We observed diverse conformational states of the cyclic chains because of the topological constraint of the cyclic chains, including open circular and folded linear forms (Fig. 6c). Since the overall motion of the chain is governed by topological constraint-induced modes of chain interactions (i.e. normal entanglement or threading of the cyclic chain by matrix chains), such diverse conformers would result in a large heterogeneity in the overall motion of the chain. This discussion is supported by previous single-molecule studies that reported a broader distribution of diffusion rate of the cyclic molecules in entangled solution of linear chains compared with their linear counterpart5,21,54,55.
The cyclic chains under entangled conditions sometimes showed larger local displacement of the chains (Fig. 7a, d). We observed a retraction and elongation of the loop-like region of the chain (Fig. 7b, white squares, 7c). This amoeba-like motion has been proposed to explain elastic properties of cyclic chains under entangled conditions such as a cyclic tracer molecule in a melt of linear matrix or in a gel17,18,56. Our direct visualisation of the local chain motion demonstrated the existence of this hypothesised but unproven mode of the chain motion. The width of the elongated loop-like region is close to the width of the estimated tube diameter (165 nm, Fig. 7c). The elongated looped chain after the retraction (Fig. 7c, blue line) occupied a space slightly different from the space occupied by the loop initially (Fig. 7c, black line). This mode of motion is predicted for unthreaded cyclic chains under entangled conditions57. Together our data demonstrate the existence of the loop-like double-folded linear region in the chain, which is spatially confined in a way similar to linear chains in the reptation model.
We also found that the molecule in open circular and double-folded linear conformation can be converted to each other (Fig. 7d, e). Interestingly, the conversion between the two forms initiated from the end of the double-folded chain (Fig. 7e, arrowheads). This molecule eventually formed two loop-like double-folded regions (Fig. 7e). Both loops are spatially confined to narrow regions with the width close to the tube diameter (127–238 nm, Fig. 7f, see Methods for detailed calculation). The result demonstrates the existence of the multi-arm double-folded conformational state. Although the existence of these conformational states has been postulated16,56,57, a theoretical framework describing their dynamic behaviours including the conversion between the forms has not been established. A diverse topological interaction involved in entangled cyclic polymer dynamics and the lack of experimental methods to verify theoretical prediction have been the obstacle to establish the theories describing entangled topological polymer dynamics. Our results demonstrate that the new experimental approach developed in this study provides experimental platform to address key questions in the entangled topological polymer dynamics.

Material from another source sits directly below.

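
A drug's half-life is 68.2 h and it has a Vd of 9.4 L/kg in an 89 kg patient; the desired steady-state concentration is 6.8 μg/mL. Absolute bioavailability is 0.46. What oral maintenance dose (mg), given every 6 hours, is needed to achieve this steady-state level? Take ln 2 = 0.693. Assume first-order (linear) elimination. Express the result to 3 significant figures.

754 mg

Vd(total) = 89 kg × 9.4 L/kg = 836.6 L
CL = ln 2 · Vd / t½ = 0.693 × 836.6 / 68.2 = 8.501 L/h
D = CL × Css × τ / F = 8.501 × 6.8 × 6 / 0.46 = 754.0 mg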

The position-dependent analysis shows that the local motion of the cyclic chains (i.e. amplitude and timescale of the local chain motion in each entangled segment) is independent of the chain position (Fig. 6f, g, see Methods for details of the analysis), which is in contrast to the large position-dependent local motion observed for the linear chains (Fig. 5c, d). The comparison of the linear and cyclic chains clearly highlights the critical contribution of the chain ends to their motion both at length scales larger than the tube diameter and at length scale smaller than the tube diameter.

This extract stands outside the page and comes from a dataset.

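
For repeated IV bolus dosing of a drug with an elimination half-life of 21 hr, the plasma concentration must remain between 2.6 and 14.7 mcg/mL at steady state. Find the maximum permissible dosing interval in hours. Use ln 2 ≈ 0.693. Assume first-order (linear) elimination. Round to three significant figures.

k = 0.693 / t½ = 0.693 / 21 = 0.03300 h⁻¹
Between IV bolus doses, concentration decays as C = C₀·e^(−kτ), so C_peak/C_trough = e^(kτ).
τ_max = ln(C_peak/C_trough) / k = ln(14.7/2.6) / 0.03300 = 1.732 / 0.03300 = 52.48 h

52.5 h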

In this study, we develop new experimental method to characterise entangled polymer dynamics based on time-lapse SR fluorescence localisation microscopy and recently developed single-molecule tracking technique, CA tracking. The time-lapse diffraction-unlimited imaging together with the powerful image processing tools allow us to determine the contours of the entangled chains and their displacement occurring in the timescale of several minutes with 6–33 nm precision. The unique combination of the SR fluorescence localisation microscopy and CA tracking enables us to characterise the amplitude and timescale of the local chain motion along the contours with temporal resolution of milliseconds and spatial resolution of tens of nanometres.
Using this new method, we demonstrate that the motion of the linear chains under entangled conditions occurring at the level of both whole chain and entangled segment are consistent with the reptation model. We also show that the entangled linear chains unexpectedly display gradual increase of the local chain motion towards the chain ends, suggesting the gradual change in the confinement level of the chain over tens of entanglements from the chain ends. Since standard polymer physics theories do not consider such position-dependent chain motion and relaxation, our finding underscores the importance of developing polymer dynamics theories that incorporate the effect of the position-dependent motion.

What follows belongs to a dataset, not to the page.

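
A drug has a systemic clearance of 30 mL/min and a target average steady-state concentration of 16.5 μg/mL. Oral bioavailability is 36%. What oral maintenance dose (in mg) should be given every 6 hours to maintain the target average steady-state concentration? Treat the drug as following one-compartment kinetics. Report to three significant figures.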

Our results suggest that the motion of the cyclic molecule at the whole chain level is distinct from that of the linear chain because of the topological constraint of the cyclic chain under entangled conditions rather than topology-dependent local chain motion and interaction. We also prove the existence of hypothesised but unproven modes of the motion of cyclic chains under entangled conditions, including amoeba-like motion of double-folded loop-like region. All these results demonstrate that the new experimental platform developed in this study offers unprecedented opportunities to address key questions in less-well-understood entangle topological polymer dynamics.
Our new experimental platform is, in principle, applicable to a wide range of entangled polymers, including branched polymers, multicyclic polymers, and knotted polymers. We envision that our new approach could be a powerful means to characterised rheological properties of topological polymers under entangled conditions through a direct capture of their nanoscopic and subchain-level motion. The method could also be applicable to address related questions in more complicated system such as polymer gels and cytoskeletal network in cells.
The 3D calibration of the z-axis positions was done by using TetraSpeck fluorescent microspheres (diameter = 0.1 μm), (excitation/emission peaks—360/430 nm (blue), 505/515 nm (green), 560/580 nm (orange), and 660/680 nm (dark red)) were purchased from ThermoFisher Scientific (T7279). The microspheres were diluted with Milli-Q water to a concentration of 1 × 106 particles per dm3 then deposited 50 μl of solution on a cleaned coverslip and let dry at room temperature overnight. Lambda DNA (48.5 kbp) (500 ng μl−1) was purchased from New England Biolabs (N3011S) and Charomid (42 kbp) DNA was purchased from Nippon Gene (Tokyo, Japan). The Topoisomerase-I from New England Biolabs (M0301S) was used to prepare the relaxed form. The DNA molecules were labelled with Label IT® Nucleic Acid Labeling Cy5 (MIR 3700) were purchased from Mirus Bio.
To prepare the linear DNA matrix, a 85 μg of lambda DNA (500 ng μl−1), 85 μl (1/2 × vol.) of sodium acetate solution (3 M) and 340 μl (2 × vol.) of isopropanol were added into the reaction mixture and mixed well. The mixture was ultra-centrifuged at 15,000 rpm for 20 min at 4 °C and the supernatant was carefully decanted. The DNA pellets were washed three times with 70% of ethanol and centrifuged at 15,000 rpm for 15 min at 4 °C and the supernatant was carefully decanted. The obtained pellets were dried in air and dissolved in (4.25 μl) TE buffer (10 mM Tris-HCl (pH 8.0) and 0.1 mM EDTA), which gave a final DNA concentration of 17 mg ml−1. The solution was incubate at 4 °C overnight.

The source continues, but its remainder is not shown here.